Dazu zählt auch das zunehmende Bestreben, die Corporate Governance zu verbessern. Verglichen mit anderen bedeutenden Industriestaaten ist die Unternehmensführung in Japan Stand heute ausbaufähig. Die Regierung erklärte deswegen, dass diese Thematik Priorität genießen würde. Daraus ergeben sich Chancen für Anleger. Aus unserer Sicht gibt es mehrere Unternehmen mit viel Aufwärtspotential. Sie dürften ihr Potenzial dann entfalten, sobald die erwähnten Corporate Governance Maßnahmen greifen, die Kapitalverwaltung sich verbessert und die Unternehmensvorstände unabhängiger agieren können. Dadurch dürfte in verhältnismäßig kurzer Zeit viel Entwicklungspotential freigesetzt werden.
Aus diesem Grund bereitet uns ein möglicher Handelskrieg keinen besonderen Anlass zur Sorge. Eine grundlegende Wende im Welthandel scheint unwahrscheinlich, und nach unserer Auffassung bietet Japan attraktive Trends, die unabhängig von der weltweiten Handelsentwicklung bestehen.
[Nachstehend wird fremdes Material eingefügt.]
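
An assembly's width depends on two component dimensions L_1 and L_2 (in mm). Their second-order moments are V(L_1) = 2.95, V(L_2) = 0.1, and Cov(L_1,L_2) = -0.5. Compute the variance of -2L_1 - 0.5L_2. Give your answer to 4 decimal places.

V(-2L_1 - 0.5L_2) = (-2)²·V(L_1) + (-0.5)²·V(L_2) + 2·(-2)·(-0.5)·Cov(L_1,L_2)
= 4·2.95 + 0.25·0.1 + 2·-0.5 = 10.825

10.8250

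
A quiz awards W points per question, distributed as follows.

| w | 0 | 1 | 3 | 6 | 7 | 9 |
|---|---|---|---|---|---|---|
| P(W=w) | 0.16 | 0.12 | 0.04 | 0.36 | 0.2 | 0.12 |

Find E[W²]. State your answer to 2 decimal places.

32.96

E[W²] = (0)²(0.16) + (1)²(0.12) + (3)²(0.04) + (6)²(0.36) + (7)²(0.2) + (9)²(0.12) = 32.96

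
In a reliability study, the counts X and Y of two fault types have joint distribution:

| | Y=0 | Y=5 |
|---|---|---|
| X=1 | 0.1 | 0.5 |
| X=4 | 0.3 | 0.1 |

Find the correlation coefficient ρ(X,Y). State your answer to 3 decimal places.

-0.583

E[X] = 2.2,  E[Y] = 3
E[XY] = 4.5
Cov(X,Y) = E[XY] − E[X]E[Y] = 4.5 − (2.2)(3) = -2.1
Var(X) = 2.16,  Var(Y) = 6
ρ = -2.1 / √(2.16·6) ≈ -0.583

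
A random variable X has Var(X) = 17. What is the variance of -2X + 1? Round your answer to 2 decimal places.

Var(-2X + 1) = (-2)²·Var(X) = 4·17 = 68

68.00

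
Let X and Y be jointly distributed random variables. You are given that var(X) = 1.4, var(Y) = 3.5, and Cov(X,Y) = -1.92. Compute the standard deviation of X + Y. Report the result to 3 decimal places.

var(X + Y) = (1)²·var(X) + (1)²·var(Y) + 2·(1)·(1)·Cov(X,Y)
= 1·1.4 + 1·3.5 + 2·-1.92 = 1.06
SD(X + Y) = √1.06 ≈ 1.030

1.030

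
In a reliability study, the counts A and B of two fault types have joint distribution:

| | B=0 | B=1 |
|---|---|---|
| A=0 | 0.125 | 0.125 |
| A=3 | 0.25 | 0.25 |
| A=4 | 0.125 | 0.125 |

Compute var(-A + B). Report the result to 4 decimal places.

E[A] = 2.5,  E[B] = 0.5,  E[AB] = 1.25
var(A) = 8.5 − (2.5)² = 2.25;  var(B) = 0.5 − (0.5)² = 0.25
cov(A,B) = 1.25 − (2.5)(0.5) = 0
var(-A + B) = (-1)²·2.25 + (1)²·0.25 + 2·(-1)·(1)·0 = 2.5

2.5000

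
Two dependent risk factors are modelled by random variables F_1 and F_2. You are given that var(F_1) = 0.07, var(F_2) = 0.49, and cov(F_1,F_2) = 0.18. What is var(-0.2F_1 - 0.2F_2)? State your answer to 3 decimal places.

var(-0.2F_1 - 0.2F_2) = (-0.2)²·var(F_1) + (-0.2)²·var(F_2) + 2·(-0.2)·(-0.2)·cov(F_1,F_2)
= 0.04·0.07 + 0.04·0.49 + 0.08·0.18 = 0.0368

0.037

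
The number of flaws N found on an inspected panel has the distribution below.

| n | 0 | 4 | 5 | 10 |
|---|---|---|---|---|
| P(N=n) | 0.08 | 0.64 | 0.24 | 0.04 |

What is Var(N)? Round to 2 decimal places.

2.93

E[N] = (0)(0.08) + (4)(0.64) + (5)(0.24) + (10)(0.04) = 4.16
E[N²] = (0)²(0.08) + (4)²(0.64) + (5)²(0.24) + (10)²(0.04) = 20.24
Var(N) = E[N²] − (E[N])² = 20.24 − (4.16)² = 2.9344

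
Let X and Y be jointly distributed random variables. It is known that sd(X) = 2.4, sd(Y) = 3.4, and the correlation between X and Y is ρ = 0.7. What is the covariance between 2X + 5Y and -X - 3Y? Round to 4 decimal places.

var(X) = (2.4)² = 5.76;  var(Y) = (3.4)² = 11.56
cov(X,Y) = ρ·sd(X)·sd(Y) = 0.7·2.4·3.4 = 5.712
cov(2X + 5Y, -X - 3Y) = (2)(-1)var(X) + (5)(-3)var(Y) + [(2)(-3) + (5)(-1)]cov(X,Y)
= -2·5.76 + -15·11.56 + -11·5.712 = -247.752

-247.7520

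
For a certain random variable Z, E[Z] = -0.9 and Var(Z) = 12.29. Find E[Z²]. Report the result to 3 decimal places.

13.100

E[Z²] = Var(Z) + (E[Z])² = 12.29 + (-0.9)² = 13.1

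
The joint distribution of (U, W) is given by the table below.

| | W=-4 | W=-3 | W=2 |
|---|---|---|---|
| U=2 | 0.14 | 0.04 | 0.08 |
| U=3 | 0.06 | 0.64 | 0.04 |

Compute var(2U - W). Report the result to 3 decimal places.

4.434

E[U] = 2.74,  E[W] = -2.6,  E[UW] = -7.28
var(U) = 7.7 − (2.74)² = 0.1924;  var(W) = 9.8 − (-2.6)² = 3.04
Cov(U,W) = -7.28 − (2.74)(-2.6) = -0.156
var(2U - W) = (2)²·0.1924 + (-1)²·3.04 + 2·(2)·(-1)·-0.156 = 4.4336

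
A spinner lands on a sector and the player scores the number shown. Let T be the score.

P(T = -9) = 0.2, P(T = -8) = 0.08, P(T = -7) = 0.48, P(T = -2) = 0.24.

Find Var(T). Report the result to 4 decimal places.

6.3616

E[T] = (-9)(0.2) + (-8)(0.08) + (-7)(0.48) + (-2)(0.24) = -6.28
E[T²] = (-9)²(0.2) + (-8)²(0.08) + (-7)²(0.48) + (-2)²(0.24) = 45.8
Var(T) = E[T²] − (E[T])² = 45.8 − (-6.28)² = 6.3616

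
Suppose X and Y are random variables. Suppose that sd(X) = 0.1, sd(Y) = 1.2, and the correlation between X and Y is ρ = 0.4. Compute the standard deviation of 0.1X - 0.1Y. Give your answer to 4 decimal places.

0.1164

Var(X) = (0.1)² = 0.01;  Var(Y) = (1.2)² = 1.44
Cov(X,Y) = ρ·sd(X)·sd(Y) = 0.4·0.1·1.2 = 0.048
Var(0.1X - 0.1Y) = (0.1)²·Var(X) + (-0.1)²·Var(Y) + 2·(0.1)·(-0.1)·Cov(X,Y)
= 0.01·0.01 + 0.01·1.44 + -0.02·0.048 = 0.01354
sd(0.1X - 0.1Y) = √0.01354 ≈ 0.1164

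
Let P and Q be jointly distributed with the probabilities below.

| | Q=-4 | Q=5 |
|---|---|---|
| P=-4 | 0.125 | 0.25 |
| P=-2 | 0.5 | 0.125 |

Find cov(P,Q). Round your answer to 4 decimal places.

E[P] = -2.75,  E[Q] = -0.625
E[PQ] = -0.25
cov(P,Q) = E[PQ] − E[P]E[Q] = -0.25 − (-2.75)(-0.625) = -1.96875

-1.9688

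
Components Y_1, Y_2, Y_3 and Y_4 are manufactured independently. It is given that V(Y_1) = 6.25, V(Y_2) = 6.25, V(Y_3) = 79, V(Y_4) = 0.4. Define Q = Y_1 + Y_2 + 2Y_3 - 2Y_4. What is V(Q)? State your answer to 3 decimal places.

By independence, V(Q) = (1)²V(Y_1) + (1)²V(Y_2) + (2)²V(Y_3) + (-2)²V(Y_4)
= (1)²·6.25 + (1)²·6.25 + (2)²·79 + (-2)²·0.4 = 330.1

330.100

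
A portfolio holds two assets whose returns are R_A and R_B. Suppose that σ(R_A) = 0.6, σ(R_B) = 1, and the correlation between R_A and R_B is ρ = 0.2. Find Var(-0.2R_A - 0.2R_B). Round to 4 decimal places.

Var(R_A) = (0.6)² = 0.36;  Var(R_B) = (1)² = 1
cov(R_A,R_B) = ρ·σ(R_A)·σ(R_B) = 0.2·0.6·1 = 0.12
Var(-0.2R_A - 0.2R_B) = (-0.2)²·Var(R_A) + (-0.2)²·Var(R_B) + 2·(-0.2)·(-0.2)·cov(R_A,R_B)
= 0.04·0.36 + 0.04·1 + 0.08·0.12 = 0.064

0.0640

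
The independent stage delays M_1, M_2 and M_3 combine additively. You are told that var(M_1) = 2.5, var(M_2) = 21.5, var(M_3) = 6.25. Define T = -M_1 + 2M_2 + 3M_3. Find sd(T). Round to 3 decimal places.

By independence, var(T) = (-1)²var(M_1) + (2)²var(M_2) + (3)²var(M_3)
= (-1)²·2.5 + (2)²·21.5 + (3)²·6.25 = 144.75
sd(T) = √144.75 ≈ 12.031

12.031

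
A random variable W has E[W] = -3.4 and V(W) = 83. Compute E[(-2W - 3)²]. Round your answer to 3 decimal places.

E[-2W - 3] = -2·-3.4 − 3 = 3.8
V(-2W - 3) = (-2)²·83 = 332
E[(-2W - 3)²] = V((-2W - 3)) + (E[(-2W - 3)])² = 332 + (3.8)² = 346.44

346.440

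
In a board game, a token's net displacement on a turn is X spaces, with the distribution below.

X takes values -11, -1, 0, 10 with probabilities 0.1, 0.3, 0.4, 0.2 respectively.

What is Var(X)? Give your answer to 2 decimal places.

E[X] = (-11)(0.1) + (-1)(0.3) + (0)(0.4) + (10)(0.2) = 0.6
E[X²] = (-11)²(0.1) + (-1)²(0.3) + (0)²(0.4) + (10)²(0.2) = 32.4
Var(X) = E[X²] − (E[X])² = 32.4 − (0.6)² = 32.04

32.04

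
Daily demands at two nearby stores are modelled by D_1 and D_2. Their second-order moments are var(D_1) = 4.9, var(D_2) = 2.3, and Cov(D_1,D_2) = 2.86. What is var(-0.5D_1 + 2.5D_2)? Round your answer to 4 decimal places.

8.4500

var(-0.5D_1 + 2.5D_2) = (-0.5)²·var(D_1) + (2.5)²·var(D_2) + 2·(-0.5)·(2.5)·Cov(D_1,D_2)
= 0.25·4.9 + 6.25·2.3 + -2.5·2.86 = 8.45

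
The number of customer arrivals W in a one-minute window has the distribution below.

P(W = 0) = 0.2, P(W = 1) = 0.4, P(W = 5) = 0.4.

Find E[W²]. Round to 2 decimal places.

10.40

E[W²] = (0)²(0.2) + (1)²(0.4) + (5)²(0.4) = 10.4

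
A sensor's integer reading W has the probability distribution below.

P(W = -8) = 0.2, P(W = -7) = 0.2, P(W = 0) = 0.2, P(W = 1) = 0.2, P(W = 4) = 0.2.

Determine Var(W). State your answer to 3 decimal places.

E[W] = (-8)(0.2) + (-7)(0.2) + (0)(0.2) + (1)(0.2) + (4)(0.2) = -2
E[W²] = (-8)²(0.2) + (-7)²(0.2) + (0)²(0.2) + (1)²(0.2) + (4)²(0.2) = 26
Var(W) = E[W²] − (E[W])² = 26 − (-2)² = 22

22.000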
Gemengelage als Chance sehen
Die nächsten Monate könnten einige Überraschungen bereithalten. Der Win-Win- Charakter des Handels besteht aber darin, dass für alle Parteien Anreize bestehen, vorsichtig vorzugehen. Das ist auch unser Basisszenario. So wie es zurzeit aussieht, dürfte Japan von den US-Zöllen nicht übermäßig betroffen sein. Wenn Anleger an den richtigen Stellen suchen, bieten sich in Japan unabhängig von der Entwicklung an der Handelsfront interessante Investmentchancen.